Attackers broke into a computer server supporting the US HealthCare.gov website and uploaded malicious files, a government cybersecurity team has discovered.
The Centers for Medicare and Medicaid Services (CMS), the lead Obamacare agency, briefed key congressional staff today about the intrusions, the first of which occurred on July 8, CMS spokesman Aaron Albright said.
The malware uploaded to the server was designed to launch a distributed denial of service (DDoS) attack against other websites, Albright said.
"Our review indicates that the server did not contain consumer personal information; data was not transmitted outside the agency, and the website was not specifically targeted," Albright said.
"We have taken measures to further strengthen security."
The Office of Inspector General of the Department of Health and Human Services (HHS), CMS's parent agency, and HHS leadership were notified of the attack.
A spokesman for the Department of Homeland Security, which helps investigate cyber attacks, said its Computer Emergency Readiness Team (US-CERT) had forensically preserved the affected server and had identified and extracted the malware designed to launch the DoS attack.
US-CERT analysis indicated only one server was involved.
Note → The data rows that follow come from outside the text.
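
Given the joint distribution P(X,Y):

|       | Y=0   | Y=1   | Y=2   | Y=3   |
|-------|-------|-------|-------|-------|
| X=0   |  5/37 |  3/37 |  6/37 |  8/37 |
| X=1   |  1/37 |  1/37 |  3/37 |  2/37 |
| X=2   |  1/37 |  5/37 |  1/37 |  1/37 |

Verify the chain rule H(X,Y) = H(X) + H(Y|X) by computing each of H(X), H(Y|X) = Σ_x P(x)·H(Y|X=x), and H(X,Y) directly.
H(X) = 1.3781 bits, H(Y|X) = 1.8249 bits, H(X,Y) = 3.2030 bits

Marginal of X (row sums):
  P(X=0) = 5/37 + 3/37 + 6/37 + 8/37 = 22/37
  P(X=1) = 1/37 + 1/37 + 3/37 + 2/37 = 7/37
  P(X=2) = 1/37 + 5/37 + 1/37 + 1/37 = 8/37
H(X) = -[(22/37)·log₂(22/37) + (7/37)·log₂(7/37) + (8/37)·log₂(8/37)]
  = 0.44596 + 0.45445 + 0.47772 = 1.3781 bits

H(Y|X) = Σ_x P(x)·H(Y|X=x):
  X=0: P(X=0) = 22/37, P(Y|X=0) = (5/22, 3/22, 3/11, 4/11) → H(Y|X=0) = 1.91969
  X=1: P(X=1) = 7/37, P(Y|X=1) = (1/7, 1/7, 3/7, 2/7) → H(Y|X=1) = 1.84237
  X=2: P(X=2) = 8/37, P(Y|X=2) = (1/8, 5/8, 1/8, 1/8) → H(Y|X=2) = 1.54879
H(Y|X) = (22/37)·1.91969 + (7/37)·1.84237 + (8/37)·1.54879 = 1.8249 bits

H(X,Y) = -Σ_{x,y} P(x,y) log₂ P(x,y). Per-cell terms -P(x,y)·log₂P(x,y):
  X=0: 0.39021, 0.29388, 0.42559, 0.47772
  X=1: 0.14080, 0.14080, 0.29388, 0.22754
  X=2: 0.14080, 0.39021, 0.14080, 0.14080
Sum of the 12 terms: H(X,Y) = 3.2030 bits

Chain rule check:
  H(X) + H(Y|X) = 1.3781 + 1.8249 = 3.2030 bits
  H(X,Y) = 3.2030 bits
✓ Chain rule verified.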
It was not running HealthCare.gov, but was instead used by programmers to test new code before it goes live.
The test server was not supposed to be connected to the internet, but somehow was. In addition, access to it was protected by a default password installed by the manufacturer, said Albright, who declined to say if that default was easily breachable.
Cybersecurity expert David Kennedy, chief executive of the information security firm TrustedSec LLC, said he was unconvinced this was the first successful hack on HealthCare.gov.
"There are fundamental flaws in how they're coding the website and it's going to take a long, long time to fix it," he said.
"It continues to be a really big glaring security hole."